Kassab responsabilizou Garcia e Alexandre de Moraes (DEM), seu ex-braço direito na prefeitura, pelo vazamento de informações que motivaram reportagens sobre ilegalidades na coleta de assinaturas de apoio para criação de seu novo partido, o PSD. Às 16h52 de ontem, o iG revelou que até eleitores mortos assinaram fichas de apoio à fundação da sigla. Na véspera, o jornal O Estado de S.Paulo havia publicado reportagem apontando suposto uso da máquina municipal na coleta de assinaturas.

Segundo testemunhas, o prefeito chegou à sede da secretaria, na rua Bela Cintra, com carro oficial poucas horas depois da publicação da reportagem do iG e praticamente invadiu o gabinete de Garcia. Visivelmente destemperado, aos berros, Kassab acusou o DEM de tentar minar a viabilização do PSD.

Nesta quinta-feira, Rodrigo Garcia ligou para a direção nacional do DEM para comunicar o ocorrido. Pelo menos dois líderes do diretório foram avisados. A história se espalhou rapidamente pelos corredores do Palácio dos Bandeirantes e chegou ao conhecimento do governador de São Paulo, Geraldo Alckmin (PSDB).

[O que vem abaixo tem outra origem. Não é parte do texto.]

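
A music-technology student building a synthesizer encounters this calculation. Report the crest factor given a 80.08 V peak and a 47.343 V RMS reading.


Crest factor is the ratio of peak to RMS:
CF = V_peak / V_rms
   = 80.08 / 47.343
   = 1.6915

1.6915


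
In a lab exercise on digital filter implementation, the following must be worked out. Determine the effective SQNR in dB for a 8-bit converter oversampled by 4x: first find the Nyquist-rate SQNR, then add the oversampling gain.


Step 1 — baseline SQNR at Nyquist:
SQNR_base = 6.02*N + 1.76
          = 6.02*8 + 1.76
          = 49.92 dB

Step 2 — oversampling processing gain:
G = 10*log10(OSR) = 10*log10(4) = 6.02 dB

Step 3 — total:
SQNR_total = 49.92 + 6.02 = 55.94 dB

Base SQNR = 49.92 dB; oversampled SQNR = 55.94 dB


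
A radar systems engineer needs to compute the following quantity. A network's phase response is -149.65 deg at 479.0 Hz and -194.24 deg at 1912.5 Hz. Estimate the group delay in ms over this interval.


Group delay from phase difference:
tau = -d(phi)/d(omega)
d(phi) = -44.59 deg = -0.778242 rad
d(omega) = 2*pi*(1912.5 - 479.0) = 9006.9461 rad/s
tau = -(-0.778242) / 9006.9461
    = 0.0864 ms

0.0864 ms


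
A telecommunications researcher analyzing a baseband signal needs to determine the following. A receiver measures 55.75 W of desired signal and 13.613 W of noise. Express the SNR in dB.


SNR in decibels:
SNR = 10 * log10(Ps / Pn)
    = 10 * log10(55.75 / 13.613)
    = 10 * log10(4.0954)
    = 10 * 0.6123
    = 6.12 dB

6.12 dB


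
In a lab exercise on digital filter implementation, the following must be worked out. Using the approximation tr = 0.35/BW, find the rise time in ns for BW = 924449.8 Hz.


Rise time from bandwidth relationship:
tr = 0.35 / BW
   = 0.35 / 924449.8
   = 3.786035759e-07 s
   = 378.6036 ns

378.6036 ns


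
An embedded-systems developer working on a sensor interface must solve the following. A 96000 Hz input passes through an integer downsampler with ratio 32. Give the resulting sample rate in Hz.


Decimation reduces the sample rate:
fs_out = fs_in / M
       = 96000 / 32
       = 3000.0 Hz

3000.0 Hz


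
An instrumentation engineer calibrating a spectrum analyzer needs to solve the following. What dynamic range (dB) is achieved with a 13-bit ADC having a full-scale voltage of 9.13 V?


Dynamic range from full-scale to LSB:
V_min = V_max / 2^bits = 9.13 / 2^13
DR = 20 * log10(V_max / V_min)
   = 20 * log10(2^13)
   = 20 * 13 * log10(2)
   = 78.27 dB

78.27 dB


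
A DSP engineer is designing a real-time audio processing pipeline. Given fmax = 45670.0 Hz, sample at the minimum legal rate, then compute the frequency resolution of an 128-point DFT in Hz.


Step 1 — Nyquist sampling rate:
fs = 2 * fmax = 2 * 45670.0 = 91340.0 Hz

Step 2 — DFT bin spacing:
df = fs / N = 91340.0 / 128 = 713.5938 Hz

713.5938 Hz


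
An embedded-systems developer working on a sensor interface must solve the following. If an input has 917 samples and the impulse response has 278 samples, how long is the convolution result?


Linear convolution output length:
L = N + M - 1
  = 917 + 278 - 1
  = 1194 samples

1194


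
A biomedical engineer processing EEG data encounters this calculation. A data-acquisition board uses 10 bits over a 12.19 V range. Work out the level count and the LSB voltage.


Step 1 — number of quantization levels:
L = 2^N = 2^10 = 1024

Step 2 — LSB step size:
delta = Vfs / L
      = 12.19 / 1024
      = 0.0119043 V

Levels = 1024; step size = 0.0119043 V


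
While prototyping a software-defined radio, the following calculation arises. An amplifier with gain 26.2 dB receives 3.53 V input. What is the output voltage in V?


Output voltage from dB gain:
V_out = V_in * 10^(gain_dB / 20)
      = 3.53 * 10^(26.2 / 20)
      = 3.53 * 20.417379
      = 72.0733 V

72.0733 V


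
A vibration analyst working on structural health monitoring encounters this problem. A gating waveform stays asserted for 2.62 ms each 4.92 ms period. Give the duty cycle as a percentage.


Duty cycle as a percentage:
DC = (t_on / T) * 100
   = (2.62 / 4.92) * 100
   = 0.53252 * 100
   = 53.25 %

53.25 %


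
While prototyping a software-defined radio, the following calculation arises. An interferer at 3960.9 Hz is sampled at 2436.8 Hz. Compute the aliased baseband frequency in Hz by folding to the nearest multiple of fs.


Compute the nearest integer multiple of fs to the signal:
n = round(3960.9 / 2436.8) = 2
f_alias = |3960.9 - 2 * 2436.8|
        = |3960.9 - 4873.6|
        = 912.7 Hz

912.7


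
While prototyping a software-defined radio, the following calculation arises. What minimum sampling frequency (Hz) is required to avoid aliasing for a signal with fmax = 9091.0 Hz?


The Nyquist rate is twice the maximum frequency component.
fs_min = 2 * fmax
      = 2 * 9091.0
      = 18182.0 Hz

18182.0


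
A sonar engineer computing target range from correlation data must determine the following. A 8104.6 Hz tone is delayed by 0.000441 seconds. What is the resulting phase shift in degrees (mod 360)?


Phase shift from frequency and time delay:
phi = 360 * f * t_delay
    = 360 * 8104.6 * 0.000441
    = 1286.69 degrees
    mod 360 = 206.69 degrees

206.69 degrees


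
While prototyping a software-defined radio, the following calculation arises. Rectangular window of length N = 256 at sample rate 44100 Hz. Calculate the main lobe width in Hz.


Main lobe width for a rectangular window:
Width = 2 * fs / N
      = 2 * 44100 / 256
      = 88200 / 256
      = 344.531 Hz

344.531 Hz


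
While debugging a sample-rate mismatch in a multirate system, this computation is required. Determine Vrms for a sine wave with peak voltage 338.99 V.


RMS voltage for a sinusoidal waveform:
V_rms = V_peak / sqrt(2)
      = 338.99 / 1.414214
      = 239.702 V

239.702 V


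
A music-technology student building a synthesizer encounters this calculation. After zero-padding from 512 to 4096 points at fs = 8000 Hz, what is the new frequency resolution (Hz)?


Frequency resolution after zero-padding:
N_padded = 512 * 8 = 4096
df = fs / N_padded
   = 8000 / 4096
   = 1.9531 Hz

1.9531 Hz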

Gilberto Kassab e Rodrigo Garcia têm uma relação próxima há mais de 15 anos. Os dois fizeram “dobradas” eleitorais desde a campanha de 1998, quando ficaram conhecidos pelo jingle “Quem sabe, sabe, faz o que eu digo. Federal é Kassab, estadual é Rodrigo”. Em 2004, a Justiça determinou a quebra dos sigilos bancários de Kassab e Rodrigo Garcia, de quatro empresas das quais eles eram sócios, a pedido do Ministério Público, que investigava suposto enriquecimento ilícito do prefeito. O processo foi arquivado.

O episódio de quarta-feira foi interpretado como um rompimento definitivo de Kassab com seu ex-partido, o DEM, com o qual ainda mantinha alguns laços. “Foi muito mais do que uma questão pessoal. Foi um rompimento político com conseqüências indeterminadas”, disse um integrante do primeiro escalão do governo Alckmin.

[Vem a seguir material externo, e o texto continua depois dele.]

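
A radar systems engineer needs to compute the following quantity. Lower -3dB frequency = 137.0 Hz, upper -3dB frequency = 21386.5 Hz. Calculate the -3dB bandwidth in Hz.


Bandwidth is the difference of -3dB frequencies:
BW = f_high - f_low
   = 21386.5 - 137.0
   = 21249.5 Hz

21249.5 Hz


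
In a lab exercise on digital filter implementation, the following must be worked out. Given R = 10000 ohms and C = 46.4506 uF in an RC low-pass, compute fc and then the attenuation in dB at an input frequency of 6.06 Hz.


Step 1 — cutoff frequency:
fc = 1 / (2*pi*R*C)
C = 46.4506 uF = 4.64506e-05 F
fc = 1 / (2*pi*10000*4.64506e-05)
   = 0.342633 Hz

Step 2 — magnitude at f = 6.06 Hz:
|H(f)| = 1 / sqrt(1 + (f/fc)^2)
f/fc = 6.06 / 0.342633 = 17.686563
|H| = 1 / sqrt(1 + 312.814511) = 0.0564499
|H|_dB = 20*log10(0.0564499) = -24.97 dB

fc = 0.342633 Hz; |H(6.06 Hz)| = -24.97 dB


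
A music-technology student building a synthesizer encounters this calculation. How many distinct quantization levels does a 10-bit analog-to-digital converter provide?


Number of quantization levels = 2^N
= 2^10
= 1024

1024


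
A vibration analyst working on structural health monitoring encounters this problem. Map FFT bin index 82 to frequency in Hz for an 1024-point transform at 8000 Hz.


Frequency of DFT bin k:
f_k = k * fs / N
    = 82 * 8000 / 1024
    = 656000 / 1024
    = 640.625 Hz

640.625 Hz


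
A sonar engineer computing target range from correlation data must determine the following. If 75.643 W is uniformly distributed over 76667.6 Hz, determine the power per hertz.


Power spectral density:
PSD = P / BW
    = 75.643 / 76667.6
    = 0.00098664 W/Hz

0.00098664 W/Hz


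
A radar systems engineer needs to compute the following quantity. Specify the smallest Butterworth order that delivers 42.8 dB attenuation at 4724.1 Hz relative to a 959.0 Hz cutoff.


Butterworth filter order formula:
n = log10(10^(A/10) - 1) / (2 * log10(f_stop/f_pass))
10^(42.8/10) - 1 = 19053.6072
f_stop/f_pass = 4724.1 / 959.0 = 4.9261
n = 3.0902 -> ceil = 4

4


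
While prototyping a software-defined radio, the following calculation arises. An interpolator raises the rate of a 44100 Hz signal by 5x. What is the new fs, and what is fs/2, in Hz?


Step 1 — output sample rate after interpolation by L:
fs_out = L * fs_in = 5 * 44100 = 220500 Hz

Step 2 — Nyquist frequency of the output stream:
f_Nyq = fs_out / 2 = 220500 / 2 = 110250.0 Hz

fs_out = 220500 Hz; f_Nyquist = 110250.0 Hz


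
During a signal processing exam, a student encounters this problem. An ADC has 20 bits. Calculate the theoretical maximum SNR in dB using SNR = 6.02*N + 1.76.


Theoretical SNR for a full-scale sinusoid:
SNR = 6.02 * N + 1.76
    = 6.02 * 20 + 1.76
    = 120.4 + 1.76
    = 122.16 dB

122.16 dB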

Para alguns tucanos que acompanham a relação de amizade entre os dois, o bate-boca pode não passar de um jogo de cena combinado. A publicidade dada à discussão seria uma forma de Kassab contemplar futuros correligionários, que desejam ver o PSD cada vez mais longe da oposição e atrelado à base do governo de Dilma Rousseff. Ao mesmo tempo, Garcia se fortaleceria no DEM. A história também circulou entre petistas de São Paulo, que encaram com ceticismo a possibilidade de um rompimento definitivo.

Tanto o prefeito como o secretário foram procurados pela reportagem do iG, mas não foram encontrados. Pelo menos cinco pessoas do DEM e do PSDB foram ouvidas e confirmaram a história. A assessoria de imprensa da prefeitura confirmou que Kassab esteve na secretaria de Desenvolvimento Social.